Third, states must redouble their efforts to work together to combat transnational organized crime. The best defense is effective, accountable justice institutions that protect citizens and allow no impunity for the powerful. And if we don’t use every tool of international judicial cooperation, the criminals will continue to victimize us.
There is no tension between these priorities and the drug-control conventions. The current international framework is designed to help national governments advance the core objectives of protecting the health of citizens and the safety of communities. Translating these aspirations into effective action will be our charge at the UN General Assembly Special Session on Drugs in 2016.
The UNGASS is a rare opportunity for stake-holders to reflect on the drug issue. We look forward to an open, inclusive debate that includes civil society, the private sector and relevant UN agencies. Member States, through the UN Commission on Narcotic Drugs, have established an effective plan to prepare for the UNGASS.The United States urges the UN General Assembly to adopt this plan without amendment.
We also have a responsibility to work across borders to dismantle, disrupt, and eliminatetransnational criminal enterprises. All links in the criminal justice continuum – police, courts, and corrections – must be addressed. Sovereign governments bear the bulk of this burden. But we also have a responsibility to help each other. The UN Office on Drugs and Crime is an important partner in these efforts through its work implementing technical assistance projects around the world.

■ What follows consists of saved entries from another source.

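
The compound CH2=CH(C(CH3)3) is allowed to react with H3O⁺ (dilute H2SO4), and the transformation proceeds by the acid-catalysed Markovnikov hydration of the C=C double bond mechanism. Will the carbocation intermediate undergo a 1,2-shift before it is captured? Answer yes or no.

The first-formed carbocation is secondary.
The adjacent tert-butyl carbon has no hydrogen but bears methyl groups; migration of one methyl with its bonding pair (a 1,2-methyl shift) places the charge on a tertiary centre.
Tertiary is more stable than secondary, so the shift occurs.

yes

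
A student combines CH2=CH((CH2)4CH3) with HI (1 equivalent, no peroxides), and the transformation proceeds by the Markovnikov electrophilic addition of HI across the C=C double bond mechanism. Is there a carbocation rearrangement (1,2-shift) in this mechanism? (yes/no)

no

The first-formed carbocation is secondary.
No single 1,2-shift to an adjacent carbon would produce a more-substituted cation than the one already present, so no rearrangement occurs.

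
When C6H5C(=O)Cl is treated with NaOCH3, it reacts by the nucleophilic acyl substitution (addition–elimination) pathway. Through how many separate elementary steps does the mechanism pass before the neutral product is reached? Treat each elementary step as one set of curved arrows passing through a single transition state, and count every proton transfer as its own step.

2

Step 1: Nucleophilic addition of CH3O⁻ to the acyl carbon breaks the π(C=O) bond and yields a tetrahedral, anionic intermediate.
Step 2: Collapse of the tetrahedral intermediate: the alkoxide oxygen pushes its lone pair back to re-form C=O while Cl⁻ leaves.
Total: 2 elementary steps.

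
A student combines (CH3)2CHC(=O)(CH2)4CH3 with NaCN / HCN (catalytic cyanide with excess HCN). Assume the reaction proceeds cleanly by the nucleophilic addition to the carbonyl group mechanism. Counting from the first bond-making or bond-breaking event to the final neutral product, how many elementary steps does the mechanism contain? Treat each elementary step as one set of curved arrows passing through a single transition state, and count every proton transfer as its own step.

Step 1: Nucleophilic addition: CN⁻ adds to the carbonyl carbon, pushing the π(C=O) electron pair onto oxygen and giving a tetrahedral alkoxide.
Step 2: The alkoxide is protonated in situ by undissociated HCN, yielding a cyanohydrin; the CN⁻ so formed carries on the cycle.
Total: 2 elementary steps.

2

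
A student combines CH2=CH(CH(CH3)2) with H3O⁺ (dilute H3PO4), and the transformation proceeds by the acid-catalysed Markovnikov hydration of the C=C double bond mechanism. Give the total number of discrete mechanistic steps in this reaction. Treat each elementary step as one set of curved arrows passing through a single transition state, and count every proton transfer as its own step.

4

Step 1: Electrophilic addition begins with the π(C=C) electrons forming a bond to the proton of H3O⁺. Following Markovnikov's rule, the resulting cation is secondary. H2O is released.
Step 2: A 1,2-hydride shift from the adjacent isopropyl carbon moves the positive charge from the secondary centre to an adjacent carbon, generating a more stable tertiary carbocation.
Step 3: Water acts as the nucleophile: an oxygen lone pair bonds to the cationic carbon, giving an oxonium-ion intermediate.
Step 4: H2O removes a proton from the oxonium oxygen, regenerating H3O⁺ and giving the neutral alcohol.
Total: 4 elementary steps.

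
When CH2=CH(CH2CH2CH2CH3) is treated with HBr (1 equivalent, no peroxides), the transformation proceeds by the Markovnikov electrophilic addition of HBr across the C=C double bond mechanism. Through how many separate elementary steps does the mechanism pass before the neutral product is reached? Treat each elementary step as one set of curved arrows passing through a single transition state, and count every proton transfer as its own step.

2

Step 1: The π electrons of the C=C bond attack a proton of HBr; Markovnikov addition places the new C–H on the less-substituted alkene carbon, so the positive charge ends up on the more-substituted carbon — a secondary carbocation. The H–Br bond breaks heterolytically, releasing Br⁻.
(No 1,2-shift: no single shift to an adjacent carbon would give a more stable cation.)
Step 2: The Br⁻ anion donates a lone pair to the carbocation, forming the new C–Br σ-bond and giving the neutral alkyl halide.
Total: 2 elementary steps.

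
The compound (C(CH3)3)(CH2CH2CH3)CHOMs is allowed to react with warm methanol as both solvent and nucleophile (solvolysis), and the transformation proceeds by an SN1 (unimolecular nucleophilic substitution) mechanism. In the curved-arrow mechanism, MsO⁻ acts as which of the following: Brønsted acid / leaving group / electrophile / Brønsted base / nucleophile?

Step 1: Rate-determining heterolysis of the C–O bond gives MsO⁻ and a secondary carbocation.
MsO⁻ departs with both electrons of the breaking σ-bond — that is the definition of a leaving group.

leaving group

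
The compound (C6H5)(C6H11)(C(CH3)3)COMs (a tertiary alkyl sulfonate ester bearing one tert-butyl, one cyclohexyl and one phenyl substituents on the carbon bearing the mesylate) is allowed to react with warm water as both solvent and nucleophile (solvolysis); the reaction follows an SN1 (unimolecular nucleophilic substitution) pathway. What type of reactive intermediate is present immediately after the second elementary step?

oxonium ion

Step 1: Rate-determining heterolysis of the C–O bond gives MsO⁻ and a tertiary carbocation.
Step 2: Nucleophilic capture: the oxygen of H2O bonds to the cationic carbon, producing an oxonium-ion intermediate.
After step 2 the species present is an oxonium ion.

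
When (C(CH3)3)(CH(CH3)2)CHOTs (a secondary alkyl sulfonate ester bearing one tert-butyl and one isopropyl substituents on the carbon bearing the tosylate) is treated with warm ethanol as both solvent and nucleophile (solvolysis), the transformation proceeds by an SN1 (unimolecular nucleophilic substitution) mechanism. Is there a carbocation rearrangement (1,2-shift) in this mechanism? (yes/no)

The first-formed carbocation is secondary.
The adjacent isopropyl carbon already bears 2 other carbon substituents and has a hydrogen to migrate; after a 1,2-hydride shift from that carbon the positive charge sits on a tertiary centre.
Tertiary is more stable than secondary, so the shift occurs.

yes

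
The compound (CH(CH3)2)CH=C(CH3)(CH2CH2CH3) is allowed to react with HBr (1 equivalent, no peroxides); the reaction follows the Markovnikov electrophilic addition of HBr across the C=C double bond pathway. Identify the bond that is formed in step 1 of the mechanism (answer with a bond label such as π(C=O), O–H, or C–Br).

C–H

Step 1: Protonation of the alkene by HBr: the π bond acts as the nucleophile and picks up H⁺, giving the more stable (Markovnikov) tertiary carbocation. The H–Br bond breaks heterolytically, releasing Br⁻.
The bond formed in this step is the C–H bond.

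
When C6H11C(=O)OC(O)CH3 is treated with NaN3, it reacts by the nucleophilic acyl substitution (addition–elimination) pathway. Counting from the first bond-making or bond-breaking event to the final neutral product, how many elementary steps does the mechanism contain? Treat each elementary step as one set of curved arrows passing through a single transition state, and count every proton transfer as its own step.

Step 1: A lone pair on the N of N3⁻ attacks the electrophilic acyl carbon; the π(C=O) electrons move onto oxygen, giving a tetrahedral intermediate.
Step 2: An oxygen lone pair re-forms the C=O π bond as the C–O σ-bond breaks; CH3CO2⁻ is expelled.
Total: 2 elementary steps.

2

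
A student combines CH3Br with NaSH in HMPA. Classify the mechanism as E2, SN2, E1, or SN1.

SN2

Conditions: a methyl substrate with a strong nucleophile in the polar aprotic solvent HMPA.
These conditions are the textbook signature of the SN2 pathway.
An unhindered substrate with a strong nucleophile in a polar aprotic solvent favours one-step backside displacement.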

Civil society also plays a critical role - as first-line responders, advocates and assistance providers. Next year, we look forward to the Thirteenth UN Congress on Crime Prevention and Criminal Justice. This Congress will be a valuable venue at which Member States and civil society exchange research, experience, and perspectives.
Drugs, crime and corruption are global issues that require global responses. The international frameworksare an essential element. They are force multipliers, forging operational cooperation and helping us learn from each other. Only though collective effort can we advance our goal of making our citizens and communities safe.